An early lesson I learned in my pursuit of practical economics—indeed I turned it into a personal slogan—is that no curve ever rises forever. It came in handy in the 1960s. Virtually every industrial curve was visibly rising, irresistibly, it seemed. Those of us hired to advise industry on the future were tempted to point at all those uptrending lines as the easy way out. Our clients were already on board with that. But one can’t take the low road, not responsibly. So I had my dispiriting slogan. Industry journals didn’t help. They made the most of those trends; boundless optimism was not only normal, it was politically correct. Just recalling the atmosphere then now reminds me how everything looked in those innocent days.

It was a period of continuous and rapid…Integration. The Industrial Age had, as it were, come of age. All that remained was to put all of the many pieces together. Technology, in those days, did not mean what it means today—the spread of cybernetics into ever smaller devices of communication. The word then meant the application of new materials across the vast universe of all kinds of products—industrial machinery as well as consumer goods. This included, at the industrial level, changes to machinery to process materials better and faster. One of the hottest trade magazines, those days, believe it or not, was Steel, and almost monthly innovations in forming, shaping, cutting, or preserving steel filled the magazine’s breathless pages. That too came to pass. Steel tried to keep itself alive by opening its pages more widely to technology (in the old sense of the word) but couldn’t quite manage the job. The atmosphere had changed. No sooner had the economy integrated all of these arts, mechanics, and materials than industry (old meaning) lost the public eye; its struts, wires, tendons, and muscles disappeared (as they do in organic bodies) under skin—and in their case beneath shiny outer bodies, the fuselage, and the reflecting surface of new architecture.

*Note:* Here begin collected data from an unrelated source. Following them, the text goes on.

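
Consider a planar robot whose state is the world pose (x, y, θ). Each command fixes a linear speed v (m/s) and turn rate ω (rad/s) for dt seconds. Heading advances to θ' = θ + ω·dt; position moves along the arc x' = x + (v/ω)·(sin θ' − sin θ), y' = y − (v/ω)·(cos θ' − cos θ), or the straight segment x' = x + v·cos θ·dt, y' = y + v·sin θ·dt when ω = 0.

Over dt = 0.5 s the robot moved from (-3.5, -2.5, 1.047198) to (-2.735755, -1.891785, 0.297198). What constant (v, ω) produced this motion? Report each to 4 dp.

v = 2.0000, ω = -1.5000

Δθ = 0.297198 − 1.047198 = -0.750000
ω = Δθ/dt = -0.750000/0.5 = -1.5000
R = Δx/(sin θ' − sin θ) = -1.3333
v = R·ω = -1.3333·-1.5000 = 2.0000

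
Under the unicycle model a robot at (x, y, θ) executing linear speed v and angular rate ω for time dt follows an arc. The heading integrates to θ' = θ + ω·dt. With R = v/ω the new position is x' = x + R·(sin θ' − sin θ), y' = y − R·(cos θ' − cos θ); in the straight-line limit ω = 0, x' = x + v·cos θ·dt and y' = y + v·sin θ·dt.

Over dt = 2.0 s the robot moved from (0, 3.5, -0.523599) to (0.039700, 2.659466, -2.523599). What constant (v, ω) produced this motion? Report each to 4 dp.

Δθ = -2.523599 − -0.523599 = -2.000000
ω = Δθ/dt = -2.000000/2.0 = -1.0000
R = −Δy/(cos θ' − cos θ) = -0.5000
v = R·ω = -0.5000·-1.0000 = 0.5000

v = 0.5000, ω = -1.0000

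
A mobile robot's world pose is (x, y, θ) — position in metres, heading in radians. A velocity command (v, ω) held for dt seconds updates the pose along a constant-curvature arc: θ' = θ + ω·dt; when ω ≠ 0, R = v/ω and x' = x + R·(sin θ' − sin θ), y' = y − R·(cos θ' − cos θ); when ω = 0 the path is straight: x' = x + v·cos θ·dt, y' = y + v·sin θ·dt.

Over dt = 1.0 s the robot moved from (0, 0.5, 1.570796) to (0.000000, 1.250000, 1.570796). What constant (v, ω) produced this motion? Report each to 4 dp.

v = 0.7500, ω = 0.0000

Δθ = 1.570796 − 1.570796 = 0.000000
ω = Δθ/dt = 0.000000/1.0 = 0.0000
ω = 0 → v = (Δx·cos θ + Δy·sin θ)/dt = 0.7500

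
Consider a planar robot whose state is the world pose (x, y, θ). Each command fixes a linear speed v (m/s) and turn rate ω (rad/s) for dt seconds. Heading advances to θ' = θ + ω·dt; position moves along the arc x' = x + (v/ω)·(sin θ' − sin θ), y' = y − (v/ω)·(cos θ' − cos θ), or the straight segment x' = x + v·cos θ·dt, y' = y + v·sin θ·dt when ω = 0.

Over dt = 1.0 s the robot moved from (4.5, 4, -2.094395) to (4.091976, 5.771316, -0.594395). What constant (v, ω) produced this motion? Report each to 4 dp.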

The next big visible issue turned out to be the very negatives of the now submerged Age of the Machine. Once it vanished, its wastes became visible. For some decades, beginning in the 1970s, Environment became the issue and eventually turned all of us into either would-be-green recyclers or dug-in clear-cutters and adamant regulation-haters. And then dawned the Age of the Computer with the Apple. The child of cybernetics—am I surprised that my spark plug fires at the wink of a built-in chip? not in the least; I’m inclined to yawn—the child of the chip is the Social Network, perhaps the last and final stage of…Integration. It’s still rising. Oh the excitement, the new Political Correctness (“Follow us on Facebook, Twitter”). Rising. Going public. Making the billions mushroom from nothing. But no curve rises for ever.

Is the next big age the Age of Disintegration? Have we just seen the birth of it in that almost-successful attempt to set a limit—somewhat lower than the sky—to debt? To be followed more effectively by new innovations coming tomorrow. Is this age beginning at the top but promising to come down all the way to us, bringing its desirable products and services to our own humble little homes in a decade or two? We shall see. But if it comes, the dis, we must remember that all rising curves eventually dip—and then in turn produce yet other new exciting things to write home about—if the Post Office is still up and running.